Thursday, April 2, 2009

A Real Job

I don’t know how many times in these last months I have been asked if I was going to get a job, a real job that is.

I am struck by a few things. The first is using the adjective ‘real’ before ‘job’. Apparently in some dictionaries writing is not considered to be one. A job is only a job if I have to leave the house in the morning and stay away all day. A job is only a job if someone is directing me as to what my responsibilities are as opposed to me directing me. A job is only a job if a paycheck arrives at the appointed time every week or every other week. And of course, a job is only a job if it creates some sort of displeasure. And I apparently appear too happy for writing to be a job.

It has made me wonder if I have not been making myself clear that I am divorcing myself from Corporate life, that I am on a journey of reinvention, that I want to earn my living as a writer.
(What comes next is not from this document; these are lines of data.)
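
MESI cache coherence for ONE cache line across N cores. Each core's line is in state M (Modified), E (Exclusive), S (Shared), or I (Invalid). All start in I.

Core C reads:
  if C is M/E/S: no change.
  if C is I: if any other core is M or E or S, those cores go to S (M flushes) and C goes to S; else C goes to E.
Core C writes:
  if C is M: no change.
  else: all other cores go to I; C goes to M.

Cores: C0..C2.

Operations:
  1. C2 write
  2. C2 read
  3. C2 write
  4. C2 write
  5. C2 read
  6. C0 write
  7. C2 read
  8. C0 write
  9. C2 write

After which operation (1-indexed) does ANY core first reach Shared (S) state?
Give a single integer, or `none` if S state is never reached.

Answer: 7

Derivation:
Op 1: C2 write [C2 write: invalidate none -> C2=M] -> [I,I,M]
Op 2: C2 read [C2 read: already in M, no change] -> [I,I,M]
Op 3: C2 write [C2 write: already M (modified), no change] -> [I,I,M]
Op 4: C2 write [C2 write: already M (modified), no change] -> [I,I,M]
Op 5: C2 read [C2 read: already in M, no change] -> [I,I,M]
Op 6: C0 write [C0 write: invalidate ['C2=M'] -> C0=M] -> [M,I,I]
Op 7: C2 read [C2 read from I: others=['C0=M'] -> C2=S, others downsized to S] -> [S,I,S]
  -> First S state at op 7; remaining ops need not be traced.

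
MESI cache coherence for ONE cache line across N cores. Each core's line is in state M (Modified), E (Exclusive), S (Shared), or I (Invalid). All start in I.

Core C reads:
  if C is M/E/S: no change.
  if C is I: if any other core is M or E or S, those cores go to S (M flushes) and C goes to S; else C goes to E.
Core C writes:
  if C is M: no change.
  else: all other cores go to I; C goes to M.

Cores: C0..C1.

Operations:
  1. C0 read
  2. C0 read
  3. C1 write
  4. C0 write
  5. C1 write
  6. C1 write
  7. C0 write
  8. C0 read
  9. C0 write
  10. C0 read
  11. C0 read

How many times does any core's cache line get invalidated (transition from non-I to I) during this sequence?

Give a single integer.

Answer: 4

Derivation:
Op 1: C0 read [C0 read from I: no other sharers -> C0=E (exclusive)] -> [E,I] (invalidations this op: 0; running total: 0)
Op 2: C0 read [C0 read: already in E, no change] -> [E,I] (invalidations this op: 0; running total: 0)
Op 3: C1 write [C1 write: invalidate ['C0=E'] -> C1=M] -> [I,M] (invalidations this op: 1; running total: 1)
Op 4: C0 write [C0 write: invalidate ['C1=M'] -> C0=M] -> [M,I] (invalidations this op: 1; running total: 2)
Op 5: C1 write [C1 write: invalidate ['C0=M'] -> C1=M] -> [I,M] (invalidations this op: 1; running total: 3)
Op 6: C1 write [C1 write: already M (modified), no change] -> [I,M] (invalidations this op: 0; running total: 3)
Op 7: C0 write [C0 write: invalidate ['C1=M'] -> C0=M] -> [M,I] (invalidations this op: 1; running total: 4)
Op 8: C0 read [C0 read: already in M, no change] -> [M,I] (invalidations this op: 0; running total: 4)
Op 9: C0 write [C0 write: already M (modified), no change] -> [M,I] (invalidations this op: 0; running total: 4)
Op 10: C0 read [C0 read: already in M, no change] -> [M,I] (invalidations this op: 0; running total: 4)
Op 11: C0 read [C0 read: already in M, no change] -> [M,I] (invalidations this op: 0; running total: 4)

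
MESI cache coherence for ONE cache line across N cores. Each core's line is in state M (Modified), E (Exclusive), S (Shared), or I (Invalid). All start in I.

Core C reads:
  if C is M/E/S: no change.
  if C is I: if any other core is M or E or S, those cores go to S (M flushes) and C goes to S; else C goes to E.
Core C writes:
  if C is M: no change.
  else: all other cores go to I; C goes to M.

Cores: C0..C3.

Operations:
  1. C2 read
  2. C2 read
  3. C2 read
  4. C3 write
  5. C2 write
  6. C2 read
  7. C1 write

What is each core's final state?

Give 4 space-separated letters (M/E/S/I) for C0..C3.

Answer: I M I I

Derivation:
Op 1: C2 read [C2 read from I: no other sharers -> C2=E (exclusive)] -> [I,I,E,I]
Op 2: C2 read [C2 read: already in E, no change] -> [I,I,E,I]
Op 3: C2 read [C2 read: already in E, no change] -> [I,I,E,I]
Op 4: C3 write [C3 write: invalidate ['C2=E'] -> C3=M] -> [I,I,I,M]
Op 5: C2 write [C2 write: invalidate ['C3=M'] -> C2=M] -> [I,I,M,I]
Op 6: C2 read [C2 read: already in M, no change] -> [I,I,M,I]
Op 7: C1 write [C1 write: invalidate ['C2=M'] -> C1=M] -> [I,M,I,I]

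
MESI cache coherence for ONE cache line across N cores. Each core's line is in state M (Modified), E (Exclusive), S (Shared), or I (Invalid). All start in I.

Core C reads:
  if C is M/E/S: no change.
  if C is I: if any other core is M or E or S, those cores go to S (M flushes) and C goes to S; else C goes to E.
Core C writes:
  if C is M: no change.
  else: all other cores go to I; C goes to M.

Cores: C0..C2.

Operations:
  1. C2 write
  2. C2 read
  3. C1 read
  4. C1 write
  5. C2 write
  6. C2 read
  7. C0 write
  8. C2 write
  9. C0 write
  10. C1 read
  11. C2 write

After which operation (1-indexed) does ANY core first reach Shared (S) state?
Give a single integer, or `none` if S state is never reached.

Answer: 3

Derivation:
Op 1: C2 write [C2 write: invalidate none -> C2=M] -> [I,I,M]
Op 2: C2 read [C2 read: already in M, no change] -> [I,I,M]
Op 3: C1 read [C1 read from I: others=['C2=M'] -> C1=S, others downsized to S] -> [I,S,S]
  -> First S state at op 3; remaining ops need not be traced.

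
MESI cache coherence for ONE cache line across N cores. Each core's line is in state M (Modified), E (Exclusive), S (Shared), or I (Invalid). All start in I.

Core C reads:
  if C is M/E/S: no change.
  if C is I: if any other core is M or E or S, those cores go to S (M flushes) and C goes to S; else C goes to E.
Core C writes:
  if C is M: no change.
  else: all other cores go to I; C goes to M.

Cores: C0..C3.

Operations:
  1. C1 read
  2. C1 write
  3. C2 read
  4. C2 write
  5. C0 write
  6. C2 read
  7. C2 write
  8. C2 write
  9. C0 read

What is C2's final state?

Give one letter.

Op 1: C1 read [C1 read from I: no other sharers -> C1=E (exclusive)] -> [I,E,I,I]
Op 2: C1 write [C1 write: invalidate none -> C1=M] -> [I,M,I,I]
Op 3: C2 read [C2 read from I: others=['C1=M'] -> C2=S, others downsized to S] -> [I,S,S,I]
Op 4: C2 write [C2 write: invalidate ['C1=S'] -> C2=M] -> [I,I,M,I]
Op 5: C0 write [C0 write: invalidate ['C2=M'] -> C0=M] -> [M,I,I,I]
Op 6: C2 read [C2 read from I: others=['C0=M'] -> C2=S, others downsized to S] -> [S,I,S,I]
Op 7: C2 write [C2 write: invalidate ['C0=S'] -> C2=M] -> [I,I,M,I]
Op 8: C2 write [C2 write: already M (modified), no change] -> [I,I,M,I]
Op 9: C0 read [C0 read from I: others=['C2=M'] -> C0=S, others downsized to S] -> [S,I,S,I]

Answer: S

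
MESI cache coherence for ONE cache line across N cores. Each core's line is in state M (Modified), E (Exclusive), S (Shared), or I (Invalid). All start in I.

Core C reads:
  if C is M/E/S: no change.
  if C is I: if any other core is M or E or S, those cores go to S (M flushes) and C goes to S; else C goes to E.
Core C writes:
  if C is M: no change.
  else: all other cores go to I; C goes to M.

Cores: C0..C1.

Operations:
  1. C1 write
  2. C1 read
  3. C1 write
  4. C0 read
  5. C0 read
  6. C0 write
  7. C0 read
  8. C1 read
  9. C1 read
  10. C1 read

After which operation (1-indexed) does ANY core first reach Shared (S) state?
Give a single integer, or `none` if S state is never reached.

Op 1: C1 write [C1 write: invalidate none -> C1=M] -> [I,M]
Op 2: C1 read [C1 read: already in M, no change] -> [I,M]
Op 3: C1 write [C1 write: already M (modified), no change] -> [I,M]
Op 4: C0 read [C0 read from I: others=['C1=M'] -> C0=S, others downsized to S] -> [S,S]
  -> First S state at op 4; remaining ops need not be traced.

Answer: 4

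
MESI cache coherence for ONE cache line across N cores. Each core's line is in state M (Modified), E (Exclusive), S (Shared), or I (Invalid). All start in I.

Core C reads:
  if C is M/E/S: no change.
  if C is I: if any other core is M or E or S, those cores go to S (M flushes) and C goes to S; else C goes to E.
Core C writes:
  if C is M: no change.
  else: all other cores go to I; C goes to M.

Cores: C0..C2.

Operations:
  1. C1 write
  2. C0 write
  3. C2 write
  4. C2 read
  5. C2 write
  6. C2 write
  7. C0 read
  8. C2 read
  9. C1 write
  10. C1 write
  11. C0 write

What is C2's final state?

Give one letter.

Answer: I

Derivation:
Op 1: C1 write [C1 write: invalidate none -> C1=M] -> [I,M,I]
Op 2: C0 write [C0 write: invalidate ['C1=M'] -> C0=M] -> [M,I,I]
Op 3: C2 write [C2 write: invalidate ['C0=M'] -> C2=M] -> [I,I,M]
Op 4: C2 read [C2 read: already in M, no change] -> [I,I,M]
Op 5: C2 write [C2 write: already M (modified), no change] -> [I,I,M]
Op 6: C2 write [C2 write: already M (modified), no change] -> [I,I,M]
Op 7: C0 read [C0 read from I: others=['C2=M'] -> C0=S, others downsized to S] -> [S,I,S]
Op 8: C2 read [C2 read: already in S, no change] -> [S,I,S]
Op 9: C1 write [C1 write: invalidate ['C0=S', 'C2=S'] -> C1=M] -> [I,M,I]
Op 10: C1 write [C1 write: already M (modified), no change] -> [I,M,I]
Op 11: C0 write [C0 write: invalidate ['C1=M'] -> C0=M] -> [M,I,I]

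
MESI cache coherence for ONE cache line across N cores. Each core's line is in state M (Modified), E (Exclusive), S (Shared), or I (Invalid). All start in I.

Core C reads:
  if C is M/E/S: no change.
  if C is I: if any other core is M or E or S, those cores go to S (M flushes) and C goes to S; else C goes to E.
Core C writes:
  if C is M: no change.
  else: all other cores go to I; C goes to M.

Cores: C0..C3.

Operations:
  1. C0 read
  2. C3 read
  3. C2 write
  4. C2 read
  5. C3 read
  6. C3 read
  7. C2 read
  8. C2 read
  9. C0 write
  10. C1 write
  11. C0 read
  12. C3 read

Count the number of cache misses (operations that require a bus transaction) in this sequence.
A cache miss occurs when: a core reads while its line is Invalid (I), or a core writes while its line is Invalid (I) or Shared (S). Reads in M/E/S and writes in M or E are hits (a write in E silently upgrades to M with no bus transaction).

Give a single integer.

Op 1: C0 read [C0 read from I: no other sharers -> C0=E (exclusive)] -> [E,I,I,I] [MISS #1: read from I]
Op 2: C3 read [C3 read from I: others=['C0=E'] -> C3=S, others downsized to S] -> [S,I,I,S] [MISS #2: read from I]
Op 3: C2 write [C2 write: invalidate ['C0=S', 'C3=S'] -> C2=M] -> [I,I,M,I] [MISS #3: write from I]
Op 4: C2 read [C2 read: already in M, no change] -> [I,I,M,I] [hit: read from M]
Op 5: C3 read [C3 read from I: others=['C2=M'] -> C3=S, others downsized to S] -> [I,I,S,S] [MISS #4: read from I]
Op 6: C3 read [C3 read: already in S, no change] -> [I,I,S,S] [hit: read from S]
Op 7: C2 read [C2 read: already in S, no change] -> [I,I,S,S] [hit: read from S]
Op 8: C2 read [C2 read: already in S, no change] -> [I,I,S,S] [hit: read from S]
Op 9: C0 write [C0 write: invalidate ['C2=S', 'C3=S'] -> C0=M] -> [M,I,I,I] [MISS #5: write from I]
Op 10: C1 write [C1 write: invalidate ['C0=M'] -> C1=M] -> [I,M,I,I] [MISS #6: write from I]
Op 11: C0 read [C0 read from I: others=['C1=M'] -> C0=S, others downsized to S] -> [S,S,I,I] [MISS #7: read from I]
Op 12: C3 read [C3 read from I: others=['C0=S', 'C1=S'] -> C3=S, others downsized to S] -> [S,S,I,S] [MISS #8: read from I]

Answer: 8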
And if I am not clear with them, then is the Universe hearing me correctly? Because the truth is I am not so concerned with them not getting it, but the Universe, that is a different story. I want to be sure the Universe hears me loud and crystal clear.
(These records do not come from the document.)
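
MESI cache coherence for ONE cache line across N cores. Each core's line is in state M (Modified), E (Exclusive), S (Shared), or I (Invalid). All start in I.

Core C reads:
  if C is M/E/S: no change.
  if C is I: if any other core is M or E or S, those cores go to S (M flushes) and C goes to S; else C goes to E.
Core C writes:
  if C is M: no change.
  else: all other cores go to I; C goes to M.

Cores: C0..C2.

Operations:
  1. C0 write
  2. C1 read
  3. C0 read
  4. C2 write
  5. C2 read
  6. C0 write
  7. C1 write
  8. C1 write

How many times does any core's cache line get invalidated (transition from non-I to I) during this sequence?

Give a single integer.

Op 1: C0 write [C0 write: invalidate none -> C0=M] -> [M,I,I] (invalidations this op: 0; running total: 0)
Op 2: C1 read [C1 read from I: others=['C0=M'] -> C1=S, others downsized to S] -> [S,S,I] (invalidations this op: 0; running total: 0)
Op 3: C0 read [C0 read: already in S, no change] -> [S,S,I] (invalidations this op: 0; running total: 0)
Op 4: C2 write [C2 write: invalidate ['C0=S', 'C1=S'] -> C2=M] -> [I,I,M] (invalidations this op: 2; running total: 2)
Op 5: C2 read [C2 read: already in M, no change] -> [I,I,M] (invalidations this op: 0; running total: 2)
Op 6: C0 write [C0 write: invalidate ['C2=M'] -> C0=M] -> [M,I,I] (invalidations this op: 1; running total: 3)
Op 7: C1 write [C1 write: invalidate ['C0=M'] -> C1=M] -> [I,M,I] (invalidations this op: 1; running total: 4)
Op 8: C1 write [C1 write: already M (modified), no change] -> [I,M,I] (invalidations this op: 0; running total: 4)

Answer: 4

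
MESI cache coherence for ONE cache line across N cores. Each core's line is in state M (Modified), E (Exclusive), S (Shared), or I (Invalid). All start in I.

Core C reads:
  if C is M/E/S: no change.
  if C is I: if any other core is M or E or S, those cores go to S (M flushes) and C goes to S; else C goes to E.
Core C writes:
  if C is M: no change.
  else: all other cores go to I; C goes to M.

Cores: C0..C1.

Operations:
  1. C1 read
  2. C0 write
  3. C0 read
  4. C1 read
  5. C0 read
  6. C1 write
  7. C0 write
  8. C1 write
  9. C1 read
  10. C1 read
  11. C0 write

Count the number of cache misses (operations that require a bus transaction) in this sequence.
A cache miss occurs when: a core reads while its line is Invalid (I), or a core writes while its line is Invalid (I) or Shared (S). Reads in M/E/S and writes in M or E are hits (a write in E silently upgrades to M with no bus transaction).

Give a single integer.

Answer: 7

Derivation:
Op 1: C1 read [C1 read from I: no other sharers -> C1=E (exclusive)] -> [I,E] [MISS #1: read from I]
Op 2: C0 write [C0 write: invalidate ['C1=E'] -> C0=M] -> [M,I] [MISS #2: write from I]
Op 3: C0 read [C0 read: already in M, no change] -> [M,I] [hit: read from M]
Op 4: C1 read [C1 read from I: others=['C0=M'] -> C1=S, others downsized to S] -> [S,S] [MISS #3: read from I]
Op 5: C0 read [C0 read: already in S, no change] -> [S,S] [hit: read from S]
Op 6: C1 write [C1 write: invalidate ['C0=S'] -> C1=M] -> [I,M] [MISS #4: write from S]
Op 7: C0 write [C0 write: invalidate ['C1=M'] -> C0=M] -> [M,I] [MISS #5: write from I]
Op 8: C1 write [C1 write: invalidate ['C0=M'] -> C1=M] -> [I,M] [MISS #6: write from I]
Op 9: C1 read [C1 read: already in M, no change] -> [I,M] [hit: read from M]
Op 10: C1 read [C1 read: already in M, no change] -> [I,M] [hit: read from M]
Op 11: C0 write [C0 write: invalidate ['C1=M'] -> C0=M] -> [M,I] [MISS #7: write from I]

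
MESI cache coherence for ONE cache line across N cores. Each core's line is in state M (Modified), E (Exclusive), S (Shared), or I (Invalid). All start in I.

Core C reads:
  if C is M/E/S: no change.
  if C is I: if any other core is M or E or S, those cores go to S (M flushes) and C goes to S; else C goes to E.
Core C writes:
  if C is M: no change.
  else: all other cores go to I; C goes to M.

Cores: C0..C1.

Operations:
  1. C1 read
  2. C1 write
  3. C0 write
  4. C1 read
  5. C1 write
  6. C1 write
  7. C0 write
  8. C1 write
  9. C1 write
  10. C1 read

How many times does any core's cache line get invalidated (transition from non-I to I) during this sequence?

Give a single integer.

Answer: 4

Derivation:
Op 1: C1 read [C1 read from I: no other sharers -> C1=E (exclusive)] -> [I,E] (invalidations this op: 0; running total: 0)
Op 2: C1 write [C1 write: invalidate none -> C1=M] -> [I,M] (invalidations this op: 0; running total: 0)
Op 3: C0 write [C0 write: invalidate ['C1=M'] -> C0=M] -> [M,I] (invalidations this op: 1; running total: 1)
Op 4: C1 read [C1 read from I: others=['C0=M'] -> C1=S, others downsized to S] -> [S,S] (invalidations this op: 0; running total: 1)
Op 5: C1 write [C1 write: invalidate ['C0=S'] -> C1=M] -> [I,M] (invalidations this op: 1; running total: 2)
Op 6: C1 write [C1 write: already M (modified), no change] -> [I,M] (invalidations this op: 0; running total: 2)
Op 7: C0 write [C0 write: invalidate ['C1=M'] -> C0=M] -> [M,I] (invalidations this op: 1; running total: 3)
Op 8: C1 write [C1 write: invalidate ['C0=M'] -> C1=M] -> [I,M] (invalidations this op: 1; running total: 4)
Op 9: C1 write [C1 write: already M (modified), no change] -> [I,M] (invalidations this op: 0; running total: 4)
Op 10: C1 read [C1 read: already in M, no change] -> [I,M] (invalidations this op: 0; running total: 4)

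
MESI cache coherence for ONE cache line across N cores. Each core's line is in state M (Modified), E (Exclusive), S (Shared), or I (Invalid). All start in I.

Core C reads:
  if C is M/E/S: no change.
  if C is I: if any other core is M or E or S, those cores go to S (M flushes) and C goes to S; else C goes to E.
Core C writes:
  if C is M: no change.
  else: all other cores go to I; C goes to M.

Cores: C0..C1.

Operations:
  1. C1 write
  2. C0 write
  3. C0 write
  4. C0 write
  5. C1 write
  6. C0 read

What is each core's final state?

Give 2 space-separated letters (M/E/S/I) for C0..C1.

Answer: S S

Derivation:
Op 1: C1 write [C1 write: invalidate none -> C1=M] -> [I,M]
Op 2: C0 write [C0 write: invalidate ['C1=M'] -> C0=M] -> [M,I]
Op 3: C0 write [C0 write: already M (modified), no change] -> [M,I]
Op 4: C0 write [C0 write: already M (modified), no change] -> [M,I]
Op 5: C1 write [C1 write: invalidate ['C0=M'] -> C1=M] -> [I,M]
Op 6: C0 read [C0 read from I: others=['C1=M'] -> C0=S, others downsized to S] -> [S,S]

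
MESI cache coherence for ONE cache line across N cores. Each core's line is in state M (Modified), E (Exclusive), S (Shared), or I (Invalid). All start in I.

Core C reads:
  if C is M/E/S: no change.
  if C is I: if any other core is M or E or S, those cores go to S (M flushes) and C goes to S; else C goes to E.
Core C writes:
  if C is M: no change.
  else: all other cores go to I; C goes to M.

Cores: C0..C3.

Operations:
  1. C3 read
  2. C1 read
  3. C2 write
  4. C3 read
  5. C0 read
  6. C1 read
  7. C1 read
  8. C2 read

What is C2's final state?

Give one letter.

Op 1: C3 read [C3 read from I: no other sharers -> C3=E (exclusive)] -> [I,I,I,E]
Op 2: C1 read [C1 read from I: others=['C3=E'] -> C1=S, others downsized to S] -> [I,S,I,S]
Op 3: C2 write [C2 write: invalidate ['C1=S', 'C3=S'] -> C2=M] -> [I,I,M,I]
Op 4: C3 read [C3 read from I: others=['C2=M'] -> C3=S, others downsized to S] -> [I,I,S,S]
Op 5: C0 read [C0 read from I: others=['C2=S', 'C3=S'] -> C0=S, others downsized to S] -> [S,I,S,S]
Op 6: C1 read [C1 read from I: others=['C0=S', 'C2=S', 'C3=S'] -> C1=S, others downsized to S] -> [S,S,S,S]
Op 7: C1 read [C1 read: already in S, no change] -> [S,S,S,S]
Op 8: C2 read [C2 read: already in S, no change] -> [S,S,S,S]

Answer: S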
This past Sunday I got a big wink that something had shifted. A portion of my Big Fat extended Greek Family was gathered for a memorial service for one of my mother’s cousins. These events usually include a couple of hours in church followed by an afternoon of eating.

I had braced myself ahead of time, that I would be getting those when are you going to get a job questions. While my mother gets I am serious, I wasn’t so sure about everyone else. This place of reinvention can be a fragile one and I was not interested that day in being thrown off course. I was ready to explain that I was a writer and that pursuing my writing was a lot like a start up business, and it would take some time.
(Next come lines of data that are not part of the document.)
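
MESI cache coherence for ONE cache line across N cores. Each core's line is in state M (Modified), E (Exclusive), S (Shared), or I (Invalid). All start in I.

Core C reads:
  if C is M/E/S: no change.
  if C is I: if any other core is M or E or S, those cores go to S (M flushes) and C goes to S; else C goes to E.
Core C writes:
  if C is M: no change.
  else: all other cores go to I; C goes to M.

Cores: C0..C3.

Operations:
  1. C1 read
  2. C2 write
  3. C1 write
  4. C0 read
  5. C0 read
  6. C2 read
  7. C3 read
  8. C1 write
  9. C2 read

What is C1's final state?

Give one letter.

Answer: S

Derivation:
Op 1: C1 read [C1 read from I: no other sharers -> C1=E (exclusive)] -> [I,E,I,I]
Op 2: C2 write [C2 write: invalidate ['C1=E'] -> C2=M] -> [I,I,M,I]
Op 3: C1 write [C1 write: invalidate ['C2=M'] -> C1=M] -> [I,M,I,I]
Op 4: C0 read [C0 read from I: others=['C1=M'] -> C0=S, others downsized to S] -> [S,S,I,I]
Op 5: C0 read [C0 read: already in S, no change] -> [S,S,I,I]
Op 6: C2 read [C2 read from I: others=['C0=S', 'C1=S'] -> C2=S, others downsized to S] -> [S,S,S,I]
Op 7: C3 read [C3 read from I: others=['C0=S', 'C1=S', 'C2=S'] -> C3=S, others downsized to S] -> [S,S,S,S]
Op 8: C1 write [C1 write: invalidate ['C0=S', 'C2=S', 'C3=S'] -> C1=M] -> [I,M,I,I]
Op 9: C2 read [C2 read from I: others=['C1=M'] -> C2=S, others downsized to S] -> [I,S,S,I]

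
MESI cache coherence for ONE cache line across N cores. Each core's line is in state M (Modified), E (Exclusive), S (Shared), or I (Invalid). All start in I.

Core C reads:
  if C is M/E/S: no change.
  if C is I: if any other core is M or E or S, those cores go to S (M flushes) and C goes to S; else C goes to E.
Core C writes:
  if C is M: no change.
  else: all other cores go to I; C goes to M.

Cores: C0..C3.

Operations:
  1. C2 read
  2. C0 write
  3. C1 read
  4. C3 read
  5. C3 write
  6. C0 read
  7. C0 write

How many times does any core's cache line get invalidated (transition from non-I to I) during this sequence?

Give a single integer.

Op 1: C2 read [C2 read from I: no other sharers -> C2=E (exclusive)] -> [I,I,E,I] (invalidations this op: 0; running total: 0)
Op 2: C0 write [C0 write: invalidate ['C2=E'] -> C0=M] -> [M,I,I,I] (invalidations this op: 1; running total: 1)
Op 3: C1 read [C1 read from I: others=['C0=M'] -> C1=S, others downsized to S] -> [S,S,I,I] (invalidations this op: 0; running total: 1)
Op 4: C3 read [C3 read from I: others=['C0=S', 'C1=S'] -> C3=S, others downsized to S] -> [S,S,I,S] (invalidations this op: 0; running total: 1)
Op 5: C3 write [C3 write: invalidate ['C0=S', 'C1=S'] -> C3=M] -> [I,I,I,M] (invalidations this op: 2; running total: 3)
Op 6: C0 read [C0 read from I: others=['C3=M'] -> C0=S, others downsized to S] -> [S,I,I,S] (invalidations this op: 0; running total: 3)
Op 7: C0 write [C0 write: invalidate ['C3=S'] -> C0=M] -> [M,I,I,I] (invalidations this op: 1; running total: 4)

Answer: 4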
So when my eighty nine year old Uncle embraced me with a big smile and said he heard I was writer now, I was caught off guard. And when he wanted to know more, when had I started, when did I discover this is what I wanted to do, what was I writing about, I knew something big had shifted. He did not have that look of worry on his face I was anticipating, but instead one of love and support and happiness for me.

My uncle is a thinker, a highly intellectual, self taught man who likes to contemplate the stars. When the weather is on his side, he still plays golf every day in Prospect Park. He also grew up in the Great Depression and like all those I have known in my life who experienced that, the worry and fear around money never really leaves them.

But he didn’t share with me his worry, only his happiness and support. And so did everyone else. I found myself handing out my cards with an invitation to read my blog and a promise to let everyone know when Forty Days is published. That Corporate career was fading further away, nothing more than material for my next novel.

I can’t help but wonder if my uncle’s reaction was merely a reflection of me. That he saw me as I now see me, with a real job, as a writer.